The other night as I flipped through the channels, I was drawn into a new sitcom, “The Middle.” The mother, played by Patricia Heaton, is running the snack bar at her high school-aged son’s basketball game. A pretty cheerleader named Morgan stops at her table and moons about her boyfriend who’s on the team. With that news, she points to none other than Axel, Heaton’s son. How long have they been going out? Six weeks. “He leaves me love notes daily,” the girl tells a shocked Heaton, who had no idea her son even had a girlfriend.
If you think such a premise is preposterous, then I’m pretty sure you aren’t the mother of a son. Yet.
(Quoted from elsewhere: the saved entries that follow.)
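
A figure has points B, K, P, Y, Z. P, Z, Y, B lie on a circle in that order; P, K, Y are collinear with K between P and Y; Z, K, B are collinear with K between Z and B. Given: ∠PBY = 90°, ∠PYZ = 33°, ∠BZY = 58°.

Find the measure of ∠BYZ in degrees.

1. ∠PZY = 90°  [cyclic PZYB, opposite ∠Z+∠B]
2. ∠YPZ = 57°  [△PZY]
3. ∠YBZ = 57°  [same arc ZY]
4. ∠BYZ = 65°  [△ZYB]

∠BYZ = 65°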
Heaton goes home and tells her husband about the girl, and says she doesn’t trust her. (Girlfriends can relate to how they have to prove themselves over and over again before being accepted by his mom.) The doorbell rings. It’s Morgan who, being the perfect companion for their son, is carrying a basket of homemade muffins and says something like, “I know you have a ton of questions and I’m here to answer them. But for starters, we don’t have sex.”
Instantly, Heaton’s distrust turns to LOVE.
So what happens next? Most moms could have written the script. The girl breaks up with the son, who is left brokenhearted and, for a brief moment, seeks out his mom for comfort. This hasn’t happened since the days he thought girls were yucky.
The time is fleeting though and Heaton knows it. She also realizes that the next time her son has a girlfriend, she’ll still be the last to know.
Meanwhile Morgan, as the girlfriend, knows that she has to show his mother that she can be as nurturing and loving as she is. Hence, the muffins. But she also knows that the second she breaks off the relationship with the son, even if he’s the reason for the it, Mom will find fault with her.
Imagine what would happen if the boys actually opened up to both women?